The market finished the session modestly higher following yesterday’s huge rally. The S&P 500 is now up 4.6% for the year while the Dow is just inches away from turning positive. Good economic reports continued to serve as the main reason behind the rally. The National Association of Realtors said today its seasonally adjusted index of sales contracts signed in April surged 6.7% to 90.3, much better than what economists were looking for ahead of the report. In fact, it was the biggest monthly jump since October 2001. As there is a one- to two-month lag between a contract and a done deal, today’s report should give a boost to the future existing home sales. Moreover, we may see even better sales numbers in the months ahead because first-time buyers need to complete their purchases by Nov 30th to claim the new $8,000 tax credit. As we have stated many many times in the past, housing market is the key in determining the strength of the economic recovery. Even some signs of bottoming out in that area will help the broad market greatly.

Let’s take a look at the three key indicators: 1. VIX: closed at 29.66 compared to 29.95 yesterday; 2. The euro/yen cross: closed at 137 compared to 137 yesterday; 3. The TED spread: closed at 52 bps compared to 56 bps yesterday.

Most major sectors finished the session modestly higher led by consumer staple and transportation. The CRB commodity index dipped 0.2%. The US dollar was lower against most major currencies. Treasuries were higher with the yield curved flattened. The three-month US LIBOR was unchanged at 65 bps. The VIX index was little changed. The market breath was positive on both NYSE and Nasdaq. The volume was lighter compared to the previous session.

 
Update for June 1st:

The market started the new month with a bang. By close, all three major indexes finished the session higher by at least 2.5%. Several important indexes, including the S&P 500, the Nasdaq and the Russell 2000, all broke out the best level for the year. The S&P 500, in particular, closed above its 200 day moving average for the first time since May 2008. Among the three major indexes, the Dow is the only one that is still in the negative territory for the year. Several upbeat economic reports were the main reason behind today’s broad rally. Construction spending, ISM Index, Personal Spending and Income all came better than expected. Overnight, China reported that its ISM index rose for the third consecutive month, giving a boost to commodity prices and commodity-related stocks in overseas markets. In other financial news, Cisco and Travellers will replace GM and Citigroup as new Dow components on June 8th. The former filed bankruptcy today and had little impact on overall market trading as the event had been widely expected. Although a bankruptcy filing for the once American icon has been rumoured for several times in the past, it is still sad to see it occur.  

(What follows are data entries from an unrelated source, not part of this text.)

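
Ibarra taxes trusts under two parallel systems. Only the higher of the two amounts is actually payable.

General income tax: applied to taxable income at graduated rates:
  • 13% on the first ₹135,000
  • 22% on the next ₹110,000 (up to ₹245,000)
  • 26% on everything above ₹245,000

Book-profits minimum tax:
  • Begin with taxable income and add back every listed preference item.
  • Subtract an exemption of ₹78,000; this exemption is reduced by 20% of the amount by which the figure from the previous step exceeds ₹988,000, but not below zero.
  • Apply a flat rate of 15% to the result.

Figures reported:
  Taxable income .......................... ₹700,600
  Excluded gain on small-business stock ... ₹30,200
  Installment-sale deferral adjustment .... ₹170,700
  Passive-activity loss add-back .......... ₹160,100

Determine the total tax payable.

Book-profits minimum tax:
  Adjusted income: ₹700,600 + ₹30,200 + ₹170,700 + ₹160,100 = ₹1,061,600
  Exemption: ₹78,000 − 20% × (₹1,061,600 − ₹988,000) = ₹78,000 − ₹14,720 = ₹63,280
  Base: ₹1,061,600 − ₹63,280 = ₹998,320
  ₹998,320 × 15% = ₹149,748

General income tax:
  ₹135,000 × 13% = ₹17,550
  ₹110,000 × 22% = ₹24,200
  ₹455,600 × 26% = ₹118,456
  → ₹160,206

₹160,206 > ₹149,748, so the general income tax governs.

₹160,206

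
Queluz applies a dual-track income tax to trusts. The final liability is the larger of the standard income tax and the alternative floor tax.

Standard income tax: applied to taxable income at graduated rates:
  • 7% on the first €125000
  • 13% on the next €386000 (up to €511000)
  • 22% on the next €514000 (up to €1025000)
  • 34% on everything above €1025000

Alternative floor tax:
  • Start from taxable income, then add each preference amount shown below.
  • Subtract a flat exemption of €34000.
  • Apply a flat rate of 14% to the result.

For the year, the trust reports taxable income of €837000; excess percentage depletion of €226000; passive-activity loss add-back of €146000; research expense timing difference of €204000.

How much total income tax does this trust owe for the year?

€193060

Alternative floor tax:
  Adjusted income: €837000 + €226000 + €146000 + €204000 = €1413000
  Less exemption €34000 → base €1379000
  €1379000 × 14% = €193060

Standard income tax:
  €125000 × 7% = €8750
  €386000 × 13% = €50180
  €326000 × 22% = €71720
  → €130650

€193060 > €130650, so the alternative floor tax is the binding amount.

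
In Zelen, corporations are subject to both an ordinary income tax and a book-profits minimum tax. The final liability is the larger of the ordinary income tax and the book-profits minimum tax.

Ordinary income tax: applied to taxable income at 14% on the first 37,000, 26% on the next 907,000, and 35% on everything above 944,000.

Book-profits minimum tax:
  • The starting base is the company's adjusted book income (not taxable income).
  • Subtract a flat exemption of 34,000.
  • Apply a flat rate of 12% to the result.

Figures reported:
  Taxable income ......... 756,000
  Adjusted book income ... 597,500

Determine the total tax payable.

Ordinary income tax:
  37,000 × 14% = 5,180
  719,000 × 26% = 186,940
  → 192,120

Book-profits minimum tax:
  Base (adjusted book income): 597,500
  Less exemption 34,000 → base 563,500
  563,500 × 12% = 67,620

192,120 > 67,620, so the ordinary income tax governs.

192,120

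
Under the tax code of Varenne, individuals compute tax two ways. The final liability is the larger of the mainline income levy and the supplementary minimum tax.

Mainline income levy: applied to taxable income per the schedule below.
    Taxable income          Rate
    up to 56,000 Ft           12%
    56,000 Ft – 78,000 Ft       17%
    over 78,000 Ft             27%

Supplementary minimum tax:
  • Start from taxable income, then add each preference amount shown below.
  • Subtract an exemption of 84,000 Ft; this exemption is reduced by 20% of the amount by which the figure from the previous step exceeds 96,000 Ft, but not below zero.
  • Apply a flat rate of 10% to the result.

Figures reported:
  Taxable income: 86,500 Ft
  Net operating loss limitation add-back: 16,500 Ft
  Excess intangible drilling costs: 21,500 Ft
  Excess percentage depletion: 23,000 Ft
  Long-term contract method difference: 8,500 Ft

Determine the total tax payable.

Supplementary minimum tax:
  Adjusted income: 86,500 Ft + 16,500 Ft + 21,500 Ft + 23,000 Ft + 8,500 Ft = 156,000 Ft
  Exemption: 84,000 Ft − 20% × (156,000 Ft − 96,000 Ft) = 84,000 Ft − 12,000 Ft = 72,000 Ft
  Base: 156,000 Ft − 72,000 Ft = 84,000 Ft
  84,000 Ft × 10% = 8,400 Ft

Mainline income levy:
  56,000 Ft × 12% = 6,720 Ft
  22,000 Ft × 17% = 3,740 Ft
  8,500 Ft × 27% = 2,295 Ft
  → 12,755 Ft

12,755 Ft > 8,400 Ft, so the mainline income levy governs.

12,755 Ft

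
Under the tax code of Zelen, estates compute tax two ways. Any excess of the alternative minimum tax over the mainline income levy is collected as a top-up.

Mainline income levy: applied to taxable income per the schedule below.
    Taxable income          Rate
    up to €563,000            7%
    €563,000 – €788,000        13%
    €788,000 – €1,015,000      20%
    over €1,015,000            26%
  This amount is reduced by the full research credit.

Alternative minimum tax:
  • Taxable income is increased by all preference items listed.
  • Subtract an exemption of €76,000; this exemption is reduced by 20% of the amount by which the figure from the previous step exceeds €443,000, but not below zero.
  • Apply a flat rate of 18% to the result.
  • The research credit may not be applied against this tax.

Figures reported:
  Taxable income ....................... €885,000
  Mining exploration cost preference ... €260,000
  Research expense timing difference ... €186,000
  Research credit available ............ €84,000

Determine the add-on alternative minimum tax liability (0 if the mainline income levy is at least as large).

€235,520

Mainline income levy:
  €563,000 × 7% = €39,410
  €225,000 × 13% = €29,250
  €97,000 × 20% = €19,400
  → €88,060
  Less research credit €84,000 → €4,060

Alternative minimum tax:
  Adjusted income: €885,000 + €260,000 + €186,000 = €1,331,000
  Exemption: 20% × (€1,331,000 − €443,000) = €177,600 ≥ €76,000, so the exemption is fully phased out
  Base: €1,331,000 − €0 = €1,331,000
  €1,331,000 × 18% = €239,580

Excess of alternative minimum tax over mainline income levy: €239,580 − €4,060 = €235,520.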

Let’s take a look at the three key indicators: 1. VIX: closed at 29.95 compared to 28.92 last Friday; 2. The euro/yen cross: closed at 137 compared to 135 last Friday; 3. The TED spread: closed at 56 bps compared to 53 bps last Friday.

All major sectors finished the session higher led by industrial and consumer cyclical. The CRB commodity index climbed 3.1%. The US dollar was lower against most major currencies. Treasuries were lower with the yield curved steepened. The three-month US LIBOR dropped 1bps to 65 bps. The VIX index rose 1 point. The market breath was positive on both NYSE and Nasdaq. The volume was heavier compared to the previous session.